The National Gallery of Victoria’s exhibition Degas: A New Vision, is the most comprehensive collection of the works by the French painter and sculptor, Edgar Degas(1834-1917) since 1988.

There are some wonderful individual pieces to inspect in this brilliantly curated exhibition and I urge you to see before it ends on September 18th. And as you learn more about Degas, you will see a case study in how to resist the pressures of a peer group to adopt fashionable left-wing attitudes, and indeed how to pursue an individual vision which rejects easy labels. While as a youth he rebelled against ‘the Establishment’, he did not simply become a dutiful member of the alternative movement which was in turn to establish its own period of dominance.

While commonly labelled as one of the founders of French impressionist, Degas actually took great exception to being called a ‘French Impressionist’.

The French impressionists were at their peak in the 1870s and 80s and were radical artists who set out to flaunt the rigid rules of artistic convention strictly enforced by the Academy of Fine Arts.

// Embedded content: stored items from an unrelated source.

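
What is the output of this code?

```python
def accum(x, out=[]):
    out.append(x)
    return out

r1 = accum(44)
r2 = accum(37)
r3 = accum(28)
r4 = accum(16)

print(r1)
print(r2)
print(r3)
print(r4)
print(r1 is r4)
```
[44, 37, 28, 16]
[44, 37, 28, 16]
[44, 37, 28, 16]
[44, 37, 28, 16]
True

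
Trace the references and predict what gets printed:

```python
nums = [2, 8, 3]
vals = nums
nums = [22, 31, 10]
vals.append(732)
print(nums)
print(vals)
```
[22, 31, 10]
[2, 8, 3, 732]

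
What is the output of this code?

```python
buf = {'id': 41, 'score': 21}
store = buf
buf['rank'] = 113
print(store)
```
{'id': 41, 'score': 21, 'rank': 113}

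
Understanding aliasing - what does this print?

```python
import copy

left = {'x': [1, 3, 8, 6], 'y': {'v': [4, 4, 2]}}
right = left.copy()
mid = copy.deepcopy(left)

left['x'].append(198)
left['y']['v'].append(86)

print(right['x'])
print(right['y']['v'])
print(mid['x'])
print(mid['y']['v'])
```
[1, 3, 8, 6, 198]
[4, 4, 2, 86]
[1, 3, 8, 6]
[4, 4, 2]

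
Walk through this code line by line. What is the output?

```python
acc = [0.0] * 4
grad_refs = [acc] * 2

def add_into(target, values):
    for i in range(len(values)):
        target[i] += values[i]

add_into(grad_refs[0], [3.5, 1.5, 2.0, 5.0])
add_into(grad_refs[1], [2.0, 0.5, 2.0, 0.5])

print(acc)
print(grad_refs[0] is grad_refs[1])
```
[5.5, 2.0, 4.0, 5.5]
True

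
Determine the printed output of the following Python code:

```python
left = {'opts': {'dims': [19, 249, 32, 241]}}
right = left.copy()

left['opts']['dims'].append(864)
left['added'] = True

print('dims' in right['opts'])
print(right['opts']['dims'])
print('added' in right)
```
True
[19, 249, 32, 241, 864]
False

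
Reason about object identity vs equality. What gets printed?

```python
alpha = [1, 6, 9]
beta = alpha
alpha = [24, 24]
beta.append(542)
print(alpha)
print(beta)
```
[24, 24]
[1, 6, 9, 542]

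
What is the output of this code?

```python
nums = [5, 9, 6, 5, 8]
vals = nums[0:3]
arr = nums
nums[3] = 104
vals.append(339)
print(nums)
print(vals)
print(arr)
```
[5, 9, 6, 104, 8]
[5, 9, 6, 339]
[5, 9, 6, 104, 8]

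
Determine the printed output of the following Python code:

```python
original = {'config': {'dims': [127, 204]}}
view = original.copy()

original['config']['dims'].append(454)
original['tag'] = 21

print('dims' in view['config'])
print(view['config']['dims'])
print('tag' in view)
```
True
[127, 204, 454]
False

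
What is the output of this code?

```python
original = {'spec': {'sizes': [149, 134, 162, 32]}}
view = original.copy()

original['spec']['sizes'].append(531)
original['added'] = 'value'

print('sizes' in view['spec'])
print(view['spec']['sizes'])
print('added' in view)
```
True
[149, 134, 162, 32, 531]
False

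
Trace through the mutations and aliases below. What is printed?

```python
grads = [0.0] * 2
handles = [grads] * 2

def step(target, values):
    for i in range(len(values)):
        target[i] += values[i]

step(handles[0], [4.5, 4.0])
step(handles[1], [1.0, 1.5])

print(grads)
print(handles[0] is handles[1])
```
[5.5, 5.5]
True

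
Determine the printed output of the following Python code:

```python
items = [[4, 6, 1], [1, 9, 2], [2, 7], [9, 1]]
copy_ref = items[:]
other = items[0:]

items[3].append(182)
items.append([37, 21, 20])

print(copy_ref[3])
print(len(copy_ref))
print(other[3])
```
[9, 1, 182]
4
[9, 1, 182]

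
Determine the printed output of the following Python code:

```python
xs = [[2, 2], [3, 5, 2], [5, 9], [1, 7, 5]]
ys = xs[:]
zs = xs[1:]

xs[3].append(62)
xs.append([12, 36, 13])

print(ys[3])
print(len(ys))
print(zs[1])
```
[1, 7, 5, 62]
4
[5, 9]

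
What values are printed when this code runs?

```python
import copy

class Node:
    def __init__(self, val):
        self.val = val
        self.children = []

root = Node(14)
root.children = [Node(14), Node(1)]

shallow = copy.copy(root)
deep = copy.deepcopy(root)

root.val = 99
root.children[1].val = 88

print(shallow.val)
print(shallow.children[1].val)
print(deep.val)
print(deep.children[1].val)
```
14
88
14
1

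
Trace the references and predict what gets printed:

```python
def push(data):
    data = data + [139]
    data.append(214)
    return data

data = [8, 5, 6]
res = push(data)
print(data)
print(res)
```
[8, 5, 6]
[8, 5, 6, 139, 214]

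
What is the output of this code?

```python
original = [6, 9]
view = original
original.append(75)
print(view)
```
[6, 9, 75]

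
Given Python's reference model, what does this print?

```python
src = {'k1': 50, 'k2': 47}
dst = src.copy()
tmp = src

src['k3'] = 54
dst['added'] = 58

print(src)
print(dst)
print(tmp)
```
{'k1': 50, 'k2': 47, 'k3': 54}
{'k1': 50, 'k2': 47, 'added': 58}
{'k1': 50, 'k2': 47, 'k3': 54}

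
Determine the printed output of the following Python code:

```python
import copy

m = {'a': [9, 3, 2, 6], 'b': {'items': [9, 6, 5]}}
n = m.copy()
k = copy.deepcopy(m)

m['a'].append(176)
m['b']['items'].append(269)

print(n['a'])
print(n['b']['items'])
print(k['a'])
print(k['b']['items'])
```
[9, 3, 2, 6, 176]
[9, 6, 5, 269]
[9, 3, 2, 6]
[9, 6, 5]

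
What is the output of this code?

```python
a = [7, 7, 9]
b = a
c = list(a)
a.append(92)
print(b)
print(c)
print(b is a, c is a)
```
[7, 7, 9, 92]
[7, 7, 9]
True False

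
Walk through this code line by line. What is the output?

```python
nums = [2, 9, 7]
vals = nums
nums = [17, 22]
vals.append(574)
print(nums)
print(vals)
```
[17, 22]
[2, 9, 7, 574]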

According to the Academy, historical subjects, religious themes and portraits were in but landscapes and still life were out. Being quite partial to painting latter, the impressionists started their own society so that they could actually exhibit their works.

Despite his almost fanatical aversion to landscape painting, Degas joined the impressionist society anyway. But once a member, he mocked his fellow artists on account of their predilection for ‘painting outdoors.’  This did not endear him to the likes of Manet and Renoir.

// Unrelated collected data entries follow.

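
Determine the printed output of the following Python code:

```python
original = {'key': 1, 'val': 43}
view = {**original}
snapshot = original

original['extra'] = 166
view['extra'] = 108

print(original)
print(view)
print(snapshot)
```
{'key': 1, 'val': 43, 'extra': 166}
{'key': 1, 'val': 43, 'extra': 108}
{'key': 1, 'val': 43, 'extra': 166}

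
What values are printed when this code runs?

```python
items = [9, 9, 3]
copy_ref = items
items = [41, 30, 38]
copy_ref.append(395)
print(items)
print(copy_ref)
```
[41, 30, 38]
[9, 9, 3, 395]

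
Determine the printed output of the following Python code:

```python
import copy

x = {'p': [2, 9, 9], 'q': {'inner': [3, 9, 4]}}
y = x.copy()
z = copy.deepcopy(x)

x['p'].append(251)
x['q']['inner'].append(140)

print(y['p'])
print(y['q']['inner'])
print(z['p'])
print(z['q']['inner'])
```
[2, 9, 9, 251]
[3, 9, 4, 140]
[2, 9, 9]
[3, 9, 4]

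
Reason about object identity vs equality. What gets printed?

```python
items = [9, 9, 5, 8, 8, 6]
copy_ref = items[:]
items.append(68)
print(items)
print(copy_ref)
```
[9, 9, 5, 8, 8, 6, 68]
[9, 9, 5, 8, 8, 6]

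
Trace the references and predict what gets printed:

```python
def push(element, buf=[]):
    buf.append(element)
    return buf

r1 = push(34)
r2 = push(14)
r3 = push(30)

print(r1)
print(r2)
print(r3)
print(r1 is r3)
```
[34, 14, 30]
[34, 14, 30]
[34, 14, 30]
True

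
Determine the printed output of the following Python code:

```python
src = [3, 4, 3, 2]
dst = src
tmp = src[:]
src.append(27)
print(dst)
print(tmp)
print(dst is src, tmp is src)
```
[3, 4, 3, 2, 27]
[3, 4, 3, 2]
True False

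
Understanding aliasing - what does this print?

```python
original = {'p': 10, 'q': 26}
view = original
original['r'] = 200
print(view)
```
{'p': 10, 'q': 26, 'r': 200}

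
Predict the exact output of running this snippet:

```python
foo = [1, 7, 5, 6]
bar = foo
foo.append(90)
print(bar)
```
[1, 7, 5, 6, 90]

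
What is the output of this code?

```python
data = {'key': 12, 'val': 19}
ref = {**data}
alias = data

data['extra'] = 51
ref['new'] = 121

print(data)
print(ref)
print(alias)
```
{'key': 12, 'val': 19, 'extra': 51}
{'key': 12, 'val': 19, 'new': 121}
{'key': 12, 'val': 19, 'extra': 51}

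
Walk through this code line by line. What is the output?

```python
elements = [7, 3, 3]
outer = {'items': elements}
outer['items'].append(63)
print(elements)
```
[7, 3, 3, 63]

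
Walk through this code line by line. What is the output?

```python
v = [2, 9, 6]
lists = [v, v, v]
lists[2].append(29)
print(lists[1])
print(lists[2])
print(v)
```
[2, 9, 6, 29]
[2, 9, 6, 29]
[2, 9, 6, 29]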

Degas believed that the medium of drawing was far superior to splashing colour about on canvas. As an old man, he lamented that were he to begin his career again, he would have ignored colour altogether and stuck to black and white.

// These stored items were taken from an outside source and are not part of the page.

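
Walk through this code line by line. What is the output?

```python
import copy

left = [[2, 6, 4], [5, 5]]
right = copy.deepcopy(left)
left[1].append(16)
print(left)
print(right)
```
[[2, 6, 4], [5, 5, 16]]
[[2, 6, 4], [5, 5]]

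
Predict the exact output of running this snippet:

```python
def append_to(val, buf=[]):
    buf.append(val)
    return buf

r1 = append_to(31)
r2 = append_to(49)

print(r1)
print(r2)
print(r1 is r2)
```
[31, 49]
[31, 49]
True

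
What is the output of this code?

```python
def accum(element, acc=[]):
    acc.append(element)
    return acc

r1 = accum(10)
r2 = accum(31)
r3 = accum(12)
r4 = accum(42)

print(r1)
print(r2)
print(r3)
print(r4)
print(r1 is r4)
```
[10, 31, 12, 42]
[10, 31, 12, 42]
[10, 31, 12, 42]
[10, 31, 12, 42]
True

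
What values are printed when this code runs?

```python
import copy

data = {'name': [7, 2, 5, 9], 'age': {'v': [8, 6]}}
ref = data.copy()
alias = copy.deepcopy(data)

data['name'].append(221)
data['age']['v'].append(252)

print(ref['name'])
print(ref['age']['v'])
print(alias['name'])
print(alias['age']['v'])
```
[7, 2, 5, 9, 221]
[8, 6, 252]
[7, 2, 5, 9]
[8, 6]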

The second fascinating fact about Degas is that unlike many of his fellow artists, he was socially and politically conservative. He was hostile to the left-wing ideology of collective work and ‘real action’ and chose to reject the bohemian absinthe -fuelled existence of his fellow artists in favour of a respectable existence.

Moreover, Degas came from an upper middle class family which had accumulated its wealth from a variety of unashamedly capitalist ventures such as stockbroking and banking. His mother’s Creole family had established themselves in the cotton industry in New Orleans.

In 1872 and he travelled to New Orleans to stay with his cousins, and found the “colonial” society very attractive.  It was there that he painted A Cotton Office in New Orleans.

However, after returning to Paris in 1873, Degas found out that his brother had amassed substantial debts, so he sold his house and an art collection he had inherited, and used the money to pay off his brother’s debts.

For the first time in his life, Degas was required to earn an income as his survival became dependent upon sales of his artwork. Degas then went ahead to produce much of his greatest work and still made an excellent living, thus demonstrating that necessity is indeed the mother of invention.